All Darksiders games generally have similar gameplay, as featuring an open world for the players to explore and a variety of puzzles to solve. Players can find chests that contain souls of the dead, which they can use to purchase a variety of items. The game has an emphasis on boss fights, where players need to learn their weak point in order to do vast amounts of damage.
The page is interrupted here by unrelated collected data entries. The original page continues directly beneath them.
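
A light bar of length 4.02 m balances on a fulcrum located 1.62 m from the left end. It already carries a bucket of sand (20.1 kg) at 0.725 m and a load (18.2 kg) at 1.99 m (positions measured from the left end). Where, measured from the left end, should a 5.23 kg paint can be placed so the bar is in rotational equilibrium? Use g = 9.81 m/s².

x ≈ 3.77 m from the left end

About the fulcrum (at 1.62 m from the left end):
Bucket of sand: 20.1 × 9.81 = 197.2 N down at 0.725 m → arm 0.895 m, τ = 197.2 × 0.895 = 176.5 N·m counterclockwise.
Load: 18.2 × 9.81 = 178.5 N down at 1.99 m → arm 0.37 m, τ = 178.5 × 0.37 = 66.05 N·m clockwise.
Net moment of existing loads = 110.5 N·m counterclockwise.
The paint can weighs 5.23 × 9.81 = 51.31 N and must supply an equal clockwise moment, so its lever arm about the fulcrum is 110.5 / 51.31 = 2.15 m.
That puts it at 1.62 + 2.15 = 3.77 m from the left end.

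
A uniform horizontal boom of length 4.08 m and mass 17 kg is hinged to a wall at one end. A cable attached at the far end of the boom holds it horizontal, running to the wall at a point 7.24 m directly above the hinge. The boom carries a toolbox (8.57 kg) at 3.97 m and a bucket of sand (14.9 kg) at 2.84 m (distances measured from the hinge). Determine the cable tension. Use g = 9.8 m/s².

Taking torques about the hinge:
Beam weight: 17 × 9.8 = 166.6 N down at 2.04 m → arm 2.04 m, τ = 166.6 × 2.04 = 339.9 N·m clockwise.
Toolbox: 8.57 × 9.8 = 83.99 N down at 3.97 m → arm 3.97 m, τ = 83.99 × 3.97 = 333.4 N·m clockwise.
Bucket of sand: 14.9 × 9.8 = 146 N down at 2.84 m → arm 2.84 m, τ = 146 × 2.84 = 414.6 N·m clockwise.
Total clockwise load moment = 1088 N·m.
The cable tension T acts at 4.08 m; only its component perpendicular to the boom, T sinθ, produces torque. sinθ = h/√(h²+d²) = 7.24/√(7.24²+4.08²) = 0.8712.
Στ = 0 ⇒ T × 4.08 × 0.8712 = 1088 ⇒ T = 1088 / 3.554 = 306 N.

T ≈ 306 N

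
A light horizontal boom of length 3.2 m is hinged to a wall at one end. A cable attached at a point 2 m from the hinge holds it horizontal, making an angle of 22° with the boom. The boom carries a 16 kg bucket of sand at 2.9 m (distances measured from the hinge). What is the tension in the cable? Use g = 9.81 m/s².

Taking torques about the hinge:
Bucket of sand: 16 × 9.81 = 157 N down at 2.9 m → arm 2.9 m, τ = 157 × 2.9 = 455.3 N·m clockwise.
Total clockwise load moment = 455.3 N·m.
The cable tension T acts at 2 m; only its component perpendicular to the boom, T sinθ, produces torque. sin 22° = 0.3746.
Setting net torque to zero: T × 2 × 0.3746 = 455.3 → T = 455.3 / 0.7492 = 608 N.

T ≈ 608 N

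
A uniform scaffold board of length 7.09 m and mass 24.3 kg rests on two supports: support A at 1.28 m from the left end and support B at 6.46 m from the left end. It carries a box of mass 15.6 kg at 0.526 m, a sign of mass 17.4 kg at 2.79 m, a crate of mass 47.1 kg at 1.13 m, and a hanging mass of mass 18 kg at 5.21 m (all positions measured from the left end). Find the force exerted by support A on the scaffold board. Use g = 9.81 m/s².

Sum moments about support B (its reaction then has zero moment arm).
Beam weight: 24.3 × 9.81 = 238.4 N down at 3.545 m → arm 2.915 m, τ = 238.4 × 2.915 = 694.9 N·m counterclockwise.
Box: 15.6 × 9.81 = 153 N down at 0.526 m → arm 5.934 m, τ = 153 × 5.934 = 907.9 N·m counterclockwise.
Sign: 17.4 × 9.81 = 170.7 N down at 2.79 m → arm 3.67 m, τ = 170.7 × 3.67 = 626.5 N·m counterclockwise.
Crate: 47.1 × 9.81 = 462.1 N down at 1.13 m → arm 5.33 m, τ = 462.1 × 5.33 = 2463 N·m counterclockwise.
Hanging mass: 18 × 9.81 = 176.6 N down at 5.21 m → arm 1.25 m, τ = 176.6 × 1.25 = 220.8 N·m counterclockwise.
Net load moment about support B = 4913 N·m counterclockwise.
Reaction R at support A is upward at 1.28 m, arm 5.18 m → moment R × 5.18 clockwise.
For rotational equilibrium, R × 5.18 = 4913, so R = 948 N.

R_A ≈ 948 N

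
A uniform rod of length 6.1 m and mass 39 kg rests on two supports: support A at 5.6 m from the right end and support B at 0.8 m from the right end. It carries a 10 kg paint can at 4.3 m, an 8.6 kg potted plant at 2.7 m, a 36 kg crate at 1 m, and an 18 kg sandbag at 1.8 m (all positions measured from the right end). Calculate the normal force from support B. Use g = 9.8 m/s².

Choose support A as the axis so its reaction then has zero moment arm.
Beam weight: 39 × 9.8 = 382.2 N down at 3.05 m → arm 2.55 m, τ = 382.2 × 2.55 = 974.6 N·m clockwise.
Paint can: 10 × 9.8 = 98 N down at 4.3 m → arm 1.3 m, τ = 98 × 1.3 = 127.4 N·m clockwise.
Potted plant: 8.6 × 9.8 = 84.28 N down at 2.7 m → arm 2.9 m, τ = 84.28 × 2.9 = 244.4 N·m clockwise.
Crate: 36 × 9.8 = 352.8 N down at 1 m → arm 4.6 m, τ = 352.8 × 4.6 = 1623 N·m clockwise.
Sandbag: 18 × 9.8 = 176.4 N down at 1.8 m → arm 3.8 m, τ = 176.4 × 3.8 = 670.3 N·m clockwise.
Net load moment about support A = 3640 N·m clockwise.
Reaction R at support B is upward at 0.8 m, arm 4.8 m → moment R × 4.8 counterclockwise.
Στ = 0 ⇒ R × 4.8 = 3640 ⇒ R = 758 N.

R_B ≈ 758 N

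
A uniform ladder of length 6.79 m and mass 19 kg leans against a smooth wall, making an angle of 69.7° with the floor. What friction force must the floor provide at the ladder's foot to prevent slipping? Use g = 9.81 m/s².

f ≈ 34.5 N

Taking torques about the foot of the ladder:
Ladder weight 19×9.81 = 186.4 N acts at 3.395 m along the ladder; its horizontal arm is 3.395·cos69.7° = 1.178 m → τ = 219.6 N·m clockwise.
Wall normal N acts horizontally at the top; its moment arm is the height L sinθ = 6.79·sin69.7° = 6.368 m, counterclockwise.
For rotational equilibrium, N × 6.368 = 219.6, so N = 34.5 N.
ΣFx = 0: friction at the foot balances the wall's push, so f = N_wall = 34.5 N.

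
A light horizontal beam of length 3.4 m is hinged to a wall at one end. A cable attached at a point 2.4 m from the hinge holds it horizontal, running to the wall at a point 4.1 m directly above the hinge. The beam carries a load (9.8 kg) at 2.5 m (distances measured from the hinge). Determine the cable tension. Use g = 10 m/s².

T ≈ 118 N

Sum moments about the hinge (the unknown hinge reaction has zero arm there).
Load: 9.8 × 10 = 98 N down at 2.5 m → arm 2.5 m, τ = 98 × 2.5 = 245 N·m clockwise.
Total clockwise load moment = 245 N·m.
The cable tension T acts at 2.4 m; only its component perpendicular to the beam, T sinθ, produces torque. sinθ = h/√(h²+d²) = 4.1/√(4.1²+2.4²) = 0.863.
Setting net torque to zero: T × 2.4 × 0.863 = 245 → T = 245 / 2.071 = 118 N.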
Players can also explore the open world by using the protagonists' own horses, War's being named Ruin, Death's being named Despair and Fury's being named Rampage.

Sometimes the series own gameplay format is compared to Bayonetta.

==Related media==
Darksiders creator Joe Madureira expressed interest in a possible comic book series and film adaptation for the series. Madureira had been reportedly working on a screenplay, which he intended to sell its rights to a Hollywood studio. A prequel novel set before the events of Darksiders and Darksiders II titled Darksiders: The Abomination Vault was released in 2012. It was followed by a digital-first prequel comic series, titled Darksiders II: Death's Door, later the same year.

Hunt: Showdown was originally intended to be a spiritual successor to Darksiders.